Nigerian Cars Market in the 2019 the light vehicles market was back in difficulties, following the fast recover shown in the previous year and sales declined 35.3% at 11.300 units, the second worst level in the last decade.
Nigerian economy likely gathered further momentum in the final stretch of 2019, on the heels of accelerating growth in the third quarter amid quickening activity in the non-oil economy. Bank lending to both households and businesses picked up markedly in October–November, boding well for consumption.
Moreover, the PMI edged higher in Q4 from Q3 on sustained new business and employment growth. Coupled with firms growing more confident about overall economic conditions—reaching the highest level of 2019 in December—and over their own operations in the quarter, particularly in the key industrial and services sectors, indicates improved private-sector dynamics at the closing of 2019.

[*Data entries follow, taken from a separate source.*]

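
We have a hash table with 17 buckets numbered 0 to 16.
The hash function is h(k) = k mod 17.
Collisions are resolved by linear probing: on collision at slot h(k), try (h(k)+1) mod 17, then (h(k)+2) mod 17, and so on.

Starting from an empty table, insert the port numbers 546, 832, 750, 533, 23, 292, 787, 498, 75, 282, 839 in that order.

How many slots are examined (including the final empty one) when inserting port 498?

4

Insert 546: h=2, slot 2 empty => index 2.
Insert 832: h=16, slot 16 empty => index 16.
Insert 750: h=2, slot 2 occupied => index 3.
Insert 533: h=6, slot 6 empty => index 6.
Insert 23: h=6, slot 6 occupied => index 7.
Insert 292: h=3, slot 3 occupied => index 4.
Insert 787: h=5, slot 5 empty => index 5.
Insert 498: h=5, slots 5,6,7 occupied => index 8.
Insert 75: h=7, slots 7,8 occupied => index 9.
Insert 282: h=10, slot 10 empty => index 10.
Insert 839: h=6, slots 6,7,8,9,10 occupied => index 11.
Table: [—, —, 546, 750, 292, 787, 533, 23, 498, 75, 282, 839, —, —, —, —, 832]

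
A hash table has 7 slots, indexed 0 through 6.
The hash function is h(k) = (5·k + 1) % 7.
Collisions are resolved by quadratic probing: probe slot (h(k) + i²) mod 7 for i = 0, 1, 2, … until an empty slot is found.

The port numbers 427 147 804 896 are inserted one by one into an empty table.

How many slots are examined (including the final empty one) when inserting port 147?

2

427 hashes to 1; slot 1 is free → place at 1.
147 hashes to 1; 1 taken → place at 2.
804 hashes to 3; slot 3 is free → place at 3.
896 hashes to 1; 1,2 taken → place at 5.
Table: [_, 427, 147, 804, _, 896, _]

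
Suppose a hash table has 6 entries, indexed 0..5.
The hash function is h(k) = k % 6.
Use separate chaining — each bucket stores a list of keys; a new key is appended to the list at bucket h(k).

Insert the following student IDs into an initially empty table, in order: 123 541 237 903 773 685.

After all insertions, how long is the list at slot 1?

2

Insert 123: h=3, bucket 3 empty → new chain.
Insert 541: h=1, bucket 1 empty → new chain.
Insert 237: h=3, bucket 3 nonempty → append to chain.
Insert 903: h=3, bucket 3 nonempty → append to chain.
Insert 773: h=5, bucket 5 empty → new chain.
Insert 685: h=1, bucket 1 nonempty → append to chain.
Final buckets:
0: .
1: 541 -> 685
2: .
3: 123 -> 237 -> 903
4: .
5: 773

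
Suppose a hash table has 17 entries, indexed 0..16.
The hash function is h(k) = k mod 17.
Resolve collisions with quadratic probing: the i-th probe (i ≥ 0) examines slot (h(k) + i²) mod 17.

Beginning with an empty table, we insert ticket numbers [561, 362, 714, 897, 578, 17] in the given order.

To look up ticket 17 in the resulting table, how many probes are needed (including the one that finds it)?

4

561 hashes to 0; slot 0 is free => place at 0.
362 hashes to 5; slot 5 is free => place at 5.
714 hashes to 0; 0 taken => place at 1.
897 hashes to 13; slot 13 is free => place at 13.
578 hashes to 0; 0,1 taken => place at 4.
17 hashes to 0; 0,1,4 taken => place at 9.
Table: [561, 714, ., ., 578, 362, ., ., ., 17, ., ., ., 897, ., ., .]
Lookup 17: h=0, probe 0,1,4,9 → found at 9.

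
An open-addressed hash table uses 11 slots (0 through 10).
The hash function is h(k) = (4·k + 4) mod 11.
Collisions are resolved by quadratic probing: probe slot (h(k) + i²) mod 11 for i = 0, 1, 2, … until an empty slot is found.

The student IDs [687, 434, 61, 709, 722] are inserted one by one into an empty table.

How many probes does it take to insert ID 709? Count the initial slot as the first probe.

687 hashes to 2; slot 2 is free → place at 2.
434 hashes to 2; 2 taken → place at 3.
61 hashes to 6; slot 6 is free → place at 6.
709 hashes to 2; 2,3,6 taken → place at 0.
722 hashes to 10; slot 10 is free → place at 10.
Table: [709, -, 687, 434, -, -, 61, -, -, -, 722]

4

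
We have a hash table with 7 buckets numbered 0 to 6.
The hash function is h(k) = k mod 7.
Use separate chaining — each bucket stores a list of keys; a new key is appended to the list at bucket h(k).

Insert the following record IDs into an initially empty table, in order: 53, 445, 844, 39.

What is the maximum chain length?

Insert 53: h=4, bucket 4 empty -> new chain.
Insert 445: h=4, bucket 4 nonempty -> append to chain.
Insert 844: h=4, bucket 4 nonempty -> append to chain.
Insert 39: h=4, bucket 4 nonempty -> append to chain.
Final buckets:
0: —
1: —
2: —
3: —
4: 53 -> 445 -> 844 -> 39
5: —
6: —

4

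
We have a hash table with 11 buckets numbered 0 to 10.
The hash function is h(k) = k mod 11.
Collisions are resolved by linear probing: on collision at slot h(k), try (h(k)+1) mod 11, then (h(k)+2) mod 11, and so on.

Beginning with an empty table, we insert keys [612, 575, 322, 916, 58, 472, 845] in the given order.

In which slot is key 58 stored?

6

612: h=7 => slot 7
575: h=3 => slot 3
322: h=3, probe 3,4 => slot 4
916: h=3, probe 3,4,5 => slot 5
58: h=3, probe 3,4,5,6 => slot 6
472: h=10 => slot 10
845: h=9 => slot 9
Table: [∅, ∅, ∅, 575, 322, 916, 58, 612, ∅, 845, 472]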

Economic growth is seen strengthening only slightly this year, mainly driven by firmer household spending on the back of the minimum wage hike.
Conditions remain challenging, however, with overall activity weighed on by power shortages, elevated unemployment, high inflation, insecurity and a more subdued global economy.

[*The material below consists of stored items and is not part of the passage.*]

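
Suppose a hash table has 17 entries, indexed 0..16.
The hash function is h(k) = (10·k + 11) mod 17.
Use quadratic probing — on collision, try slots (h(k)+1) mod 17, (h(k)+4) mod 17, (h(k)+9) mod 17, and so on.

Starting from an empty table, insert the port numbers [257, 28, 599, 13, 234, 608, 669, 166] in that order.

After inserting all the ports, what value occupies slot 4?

166

257: h=14 -> slot 14
28: h=2 -> slot 2
599: h=0 -> slot 0
13: h=5 -> slot 5
234: h=5, probe 5,6 -> slot 6
608: h=5, probe 5,6,9 -> slot 9
669: h=3 -> slot 3
166: h=5, probe 5,6,9,14,4 -> slot 4
Table: [599, ., 28, 669, 166, 13, 234, ., ., 608, ., ., ., ., 257, ., .]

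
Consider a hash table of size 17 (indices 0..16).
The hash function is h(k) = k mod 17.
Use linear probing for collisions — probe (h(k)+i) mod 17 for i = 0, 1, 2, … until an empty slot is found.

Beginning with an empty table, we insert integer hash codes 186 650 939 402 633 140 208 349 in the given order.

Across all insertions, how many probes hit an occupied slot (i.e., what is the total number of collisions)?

Insert 186: h=16, slot 16 empty -> index 16.
Insert 650: h=4, slot 4 empty -> index 4.
Insert 939: h=4, slot 4 occupied -> index 5.
Insert 402: h=11, slot 11 empty -> index 11.
Insert 633: h=4, slots 4,5 occupied -> index 6.
Insert 140: h=4, slots 4,5,6 occupied -> index 7.
Insert 208: h=4, slots 4,5,6,7 occupied -> index 8.
Insert 349: h=9, slot 9 empty -> index 9.
Table: [_, _, _, _, 650, 939, 633, 140, 208, 349, _, 402, _, _, _, _, 186]

10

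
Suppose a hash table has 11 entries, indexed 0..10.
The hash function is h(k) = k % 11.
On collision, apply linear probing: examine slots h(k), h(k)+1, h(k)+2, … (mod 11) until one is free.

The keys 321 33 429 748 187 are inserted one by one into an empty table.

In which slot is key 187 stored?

4

321: h=2 → slot 2
33: h=0 → slot 0
429: h=0, probe 0,1 → slot 1
748: h=0, probe 0,1,2,3 → slot 3
187: h=0, probe 0,1,2,3,4 → slot 4
Table: [33, 429, 321, 748, 187, —, —, —, —, —, —]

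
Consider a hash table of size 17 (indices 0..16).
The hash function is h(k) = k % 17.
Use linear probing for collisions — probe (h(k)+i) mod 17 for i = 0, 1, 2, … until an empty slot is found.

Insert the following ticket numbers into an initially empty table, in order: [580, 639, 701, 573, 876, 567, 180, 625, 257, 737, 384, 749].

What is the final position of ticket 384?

Insert 580: h=2, slot 2 empty → index 2.
Insert 639: h=10, slot 10 empty → index 10.
Insert 701: h=4, slot 4 empty → index 4.
Insert 573: h=12, slot 12 empty → index 12.
Insert 876: h=9, slot 9 empty → index 9.
Insert 567: h=6, slot 6 empty → index 6.
Insert 180: h=10, slot 10 occupied → index 11.
Insert 625: h=13, slot 13 empty → index 13.
Insert 257: h=2, slot 2 occupied → index 3.
Insert 737: h=6, slot 6 occupied → index 7.
Insert 384: h=10, slots 10,11,12,13 occupied → index 14.
Insert 749: h=1, slot 1 empty → index 1.
Table: [—, 749, 580, 257, 701, —, 567, 737, —, 876, 639, 180, 573, 625, 384, —, —]

14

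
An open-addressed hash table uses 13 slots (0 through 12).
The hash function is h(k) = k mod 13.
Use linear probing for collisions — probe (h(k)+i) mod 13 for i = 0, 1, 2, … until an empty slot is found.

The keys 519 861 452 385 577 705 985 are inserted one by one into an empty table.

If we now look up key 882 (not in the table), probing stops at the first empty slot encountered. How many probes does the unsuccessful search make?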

Nigerian market – placed 8th worldwide as population and natural resources – was the “gold mine” of the African automotive industry while actually is a market with just few new models sold and a huge bulk of pre-owned imported vehicles
Indeed, until the 2014 the market grew steady, eventually hitting the 57.000 units record for new vehicles, when the Government decided to fix two targets for the industry, aiming to boost local production at over half million annual units, creating the hub for the entire region, while support the development of domestic market, projected to grow four times in the following 5 years to hit the 200.000 annual sales in the 2020.
At the end of that year the Nigerian Automotive Industry Development Plan was created matching the Brazilian’s one in which the government rather than “invite” to produce locally, “forced” car-makers to appoint local facilities wishing to be part of the “party”.

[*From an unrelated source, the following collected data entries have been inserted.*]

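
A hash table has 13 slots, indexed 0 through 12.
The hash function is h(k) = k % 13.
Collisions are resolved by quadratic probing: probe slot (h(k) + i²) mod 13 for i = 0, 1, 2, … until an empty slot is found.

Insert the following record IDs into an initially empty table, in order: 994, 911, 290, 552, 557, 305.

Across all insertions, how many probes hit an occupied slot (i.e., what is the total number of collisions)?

Insert 994: h=6, slot 6 empty -> index 6.
Insert 911: h=1, slot 1 empty -> index 1.
Insert 290: h=4, slot 4 empty -> index 4.
Insert 552: h=6, slot 6 occupied -> index 7.
Insert 557: h=11, slot 11 empty -> index 11.
Insert 305: h=6, slots 6,7 occupied -> index 10.
Table: [_, 911, _, _, 290, _, 994, 552, _, _, 305, 557, _]

3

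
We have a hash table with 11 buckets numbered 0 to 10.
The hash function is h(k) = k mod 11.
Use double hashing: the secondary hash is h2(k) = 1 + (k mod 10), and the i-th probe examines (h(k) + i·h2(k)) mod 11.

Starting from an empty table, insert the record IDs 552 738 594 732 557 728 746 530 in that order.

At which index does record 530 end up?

552 hashes to 2; slot 2 is free => place at 2.
738 hashes to 1; slot 1 is free => place at 1.
594 hashes to 0; slot 0 is free => place at 0.
732 hashes to 6; slot 6 is free => place at 6.
557 hashes to 7; slot 7 is free => place at 7.
728 hashes to 2, h2=9; 2,0 taken => place at 9.
746 hashes to 9, h2=7; 9 taken => place at 5.
530 hashes to 2, h2=1; 2 taken => place at 3.
Table: [594, 738, 552, 530, -, 746, 732, 557, -, 728, -]

3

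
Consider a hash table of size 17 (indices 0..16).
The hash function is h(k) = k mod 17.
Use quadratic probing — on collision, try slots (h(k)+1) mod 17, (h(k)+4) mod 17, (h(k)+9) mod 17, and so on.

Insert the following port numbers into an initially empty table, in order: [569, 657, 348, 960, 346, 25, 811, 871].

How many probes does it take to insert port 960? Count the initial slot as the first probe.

569: h=8 → slot 8
657: h=11 → slot 11
348: h=8, probe 8,9 → slot 9
960: h=8, probe 8,9,12 → slot 12
346: h=6 → slot 6
25: h=8, probe 8,9,12,0 → slot 0
811: h=12, probe 12,13 → slot 13
871: h=4 → slot 4
Table: [25, _, _, _, 871, _, 346, _, 569, 348, _, 657, 960, 811, _, _, _]

3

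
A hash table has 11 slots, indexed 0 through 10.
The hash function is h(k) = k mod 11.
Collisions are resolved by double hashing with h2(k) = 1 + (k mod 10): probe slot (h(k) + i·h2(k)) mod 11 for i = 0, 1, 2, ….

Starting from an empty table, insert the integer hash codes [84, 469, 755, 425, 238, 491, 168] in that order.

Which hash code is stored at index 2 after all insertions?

755

84 hashes to 7; slot 7 is free → place at 7.
469 hashes to 7, h2=10; 7 taken → place at 6.
755 hashes to 7, h2=6; 7 taken → place at 2.
425 hashes to 7, h2=6; 7,2 taken → place at 8.
238 hashes to 7, h2=9; 7 taken → place at 5.
491 hashes to 7, h2=2; 7 taken → place at 9.
168 hashes to 3; slot 3 is free → place at 3.
Table: [—, —, 755, 168, —, 238, 469, 84, 425, 491, —]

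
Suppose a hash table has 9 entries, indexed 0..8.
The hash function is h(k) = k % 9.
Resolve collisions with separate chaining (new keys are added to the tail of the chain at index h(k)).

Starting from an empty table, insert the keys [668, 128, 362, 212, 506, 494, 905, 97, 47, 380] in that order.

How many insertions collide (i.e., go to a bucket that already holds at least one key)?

6

668 -> bucket 2
128 -> bucket 2 (collision)
362 -> bucket 2 (collision)
212 -> bucket 5
506 -> bucket 2 (collision)
494 -> bucket 8
905 -> bucket 5 (collision)
97 -> bucket 7
47 -> bucket 2 (collision)
380 -> bucket 2 (collision)
Final buckets:
0: _
1: _
2: 668 -> 128 -> 362 -> 506 -> 47 -> 380
3: _
4: _
5: 212 -> 905
6: _
7: 97
8: 494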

In the first two following years the government released almost 30 licenses, while the domestic market collapsed falling down at 11.743 units (including HCVs and bus) in the 2017, due to the deep economic crisis generated by the fall in oil price and the poor domestic demand. So, despite the released licences, no-one started to create local plant, waiting for better times.
In the 2018 the market started to recovery, considering the level was near 20% of the 2014 level. Sales grew up at 19.545 (including near 2k of HCVs) and a first group of car manufacturer started to open – in same cases to reopen – small local plant to supply the domestic market. This is the case of Mitsubishi Motors, Peugeot, Nissan, Byd. Volkswagen recently announced the desire to re-opening the local plant closed 40 years ago.
A local Joint-venture, Innosov, started the production with huge difficulties both in terms of financing and production skills. However they started to deliver the first models in the 2018.
In the 2019 the light vehicles market was back in difficulties, following the fast recover shown in the previous year and sales declined 35.3% at 11.300 units, the second worst level in the last decade.
With near 25% of market share, Toyota is the leader ahead of Hyundai and Ford.